Bortezomib has demonstrated excellent single-agent activity in patients with relapsed/refractory MCL.[11,12] These data provide a solid rationale for combining bendamustine with bortezomib for the treatment of indolent lymphomas. The majority of ongoing studies are looking at a triple combination of bendamustine, bortezomib and rituximab in the relapsed/refractory setting.[13]

Encouraged by the results with fludarabine, cyclophosphamide and rituximab, the German CLL Study Group (GCLLSG) initiated CLL2M, testing the safety and efficacy of bendamustine combined with rituximab in patients with relapsed and/or refractory CLL.[14]

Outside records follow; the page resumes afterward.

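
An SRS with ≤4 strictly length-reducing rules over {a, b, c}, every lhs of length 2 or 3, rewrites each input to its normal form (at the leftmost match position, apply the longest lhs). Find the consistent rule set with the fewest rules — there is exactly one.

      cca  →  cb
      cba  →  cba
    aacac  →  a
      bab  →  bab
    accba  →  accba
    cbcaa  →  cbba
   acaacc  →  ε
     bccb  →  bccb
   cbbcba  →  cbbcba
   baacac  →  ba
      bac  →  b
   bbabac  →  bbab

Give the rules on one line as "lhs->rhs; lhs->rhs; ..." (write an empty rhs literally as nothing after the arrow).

abc->; bac->b; ca->b

  | cca => cb
  | cba
  | aacac => aabc => a
  | bab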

Pretreatment characteristics of the 78 patients enrolled in this prospective, multicenter, nonrandomized Phase II study were unfavorable in a high percentage of them. In the intention-to-treat population analysis, the ORR was 59.0% with 9% for CR and 47.4% for nodular partial response or PR. After a median follow-up of 24 months, the median event-free survival was 14.7 months, while PFS was 15.2 months. Recently, the GCLLSG tested this combination in previously untreated CLL.[15] Results on the 117 patients enrolled showed an ORR of 88% with a CR rate of 23.1%. After a median observation time of 27 months, 90.5% of the patients were alive. The event-free survival was 33.9 months. Severe infections of grade 3 or 4 occurred in 7.7% of the patients. Regarding myelotoxicity, grade 3 or 4 neutropenia was observed in 19.7% of the cases while thrombocytopenia and anemia were documented in 22.2 and 19.7% of the patients, respectively. Comparative studies are needed, but at the moment there are no Phase III studies on patients relapsing after fludarabine and cyclophosphamide or fludarabine, cyclophosphamide and rituximab, while a randomized study for BR versus FCR as initial therapy in CLL is still ongoing.